Pendleton Early Learning Center teacher Sarah Yoshioka gathered her class at the front of the room before ceding the floor to Shawndine Jones and Mildred Quaempts.
Jones, the center’s heritage language teacher, and Quaempts, the Confederated Tribes of the Umatilla Indian Reservation language coordinator, started the class with the Umatilla afternoon greeting — niix pachwy.
“Niix pachwy!” more than a dozen kindergartners chanted back at them.
Four days a week, Jones and two CTUIR volunteers, Quaempts and Linda Sampson, visit each classroom and teach the kids both Umatilla language and culture through the Walk to Language program.
In its first year, the program has not only received praise from the Pendleton School District and the CTUIR, but also Gov. Kate Brown, who observed a lesson when she toured the early learning center in March.
On Thursday afternoon, it was just Jones and Quaempts, who were teaching the children a lesson on salmon.
After teaching students the Umatilla names for the various varieties of salmon like chinook (tkwinat), coho (sinux) and sockeye (kalux), the teachers gave students cotton balls scented with chocolate or cinnamon and asked them to find a similar scent in the classroom, evoking the way salmon use their sense of smell to find the stream where they were born to spawn.

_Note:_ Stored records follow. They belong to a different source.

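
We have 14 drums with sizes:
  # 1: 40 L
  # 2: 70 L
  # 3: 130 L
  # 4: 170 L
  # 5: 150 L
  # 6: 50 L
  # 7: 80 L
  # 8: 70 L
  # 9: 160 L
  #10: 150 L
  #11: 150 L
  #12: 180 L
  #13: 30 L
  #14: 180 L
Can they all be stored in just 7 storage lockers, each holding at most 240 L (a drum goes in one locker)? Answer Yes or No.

Total = 1610 L; ⌈1610/240⌉ = 7.
8 drums each exceed half the capacity and cannot share a locker, forcing at least 8 storage lockers.
At least 8 storage lockers are required, but only 7 are allowed.

No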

Jones and Quaempts wrapped the lesson by handing out crackers with salmon and a salmon-themed activity book published by the Columbia River Inter-Tribal Fish Commission.
As the students munched on their snacks and colored in the books, Quaempts recalled how different the district approached American Indian language and culture when she was a student at the early learning center, then known as Hawthorne Elementary School.
Quaempts remembered her teacher correcting her vociferously on her first day of school, making her use her American name instead of her Indian one.
Quaempts said those memories of feeling alone makes her honored to teach the next generation in a more inclusive way.
Walk to Language may play a part in keeping the Umatilla language alive.
The two other languages of the tribes that belong to the CTUIR — Walla Walla and Cayuse — have died out and only a handful of native Umatilla speakers remain.
Quaempts said its important for the non-Native students as well.
She said white farmers and ranchers used to learn Umatilla words and phrases to speak with their Indian neighbors, and teaching non-tribal members could similarly expand their cultural understanding.
The children seem to be retaining the Umatilla vocabulary and stoking their cultural curiosity.
Whenever a student runs into Quaempts in the community, they excitedly greet her with a “Niix pachwy,” or its morning or evening equivalent, and begin asking her about other words.
Early learning center faculty say the kids pick up on the language faster than the adults.
“It’s the highlight of their week,” teacher Joshua McGraw said.
Topics range from lessons on First Foods or winter words to teaching the kids Umatilla translations of Christmas songs like “Jingle Bells” and “The Dancing Christmas Tree,” but the teachers all agreed that Walk to Language was a benefit to their classroom.
As Walk to Language winds down its first year, Quaempts said she’s already committed to coming back next year to continue the lessons.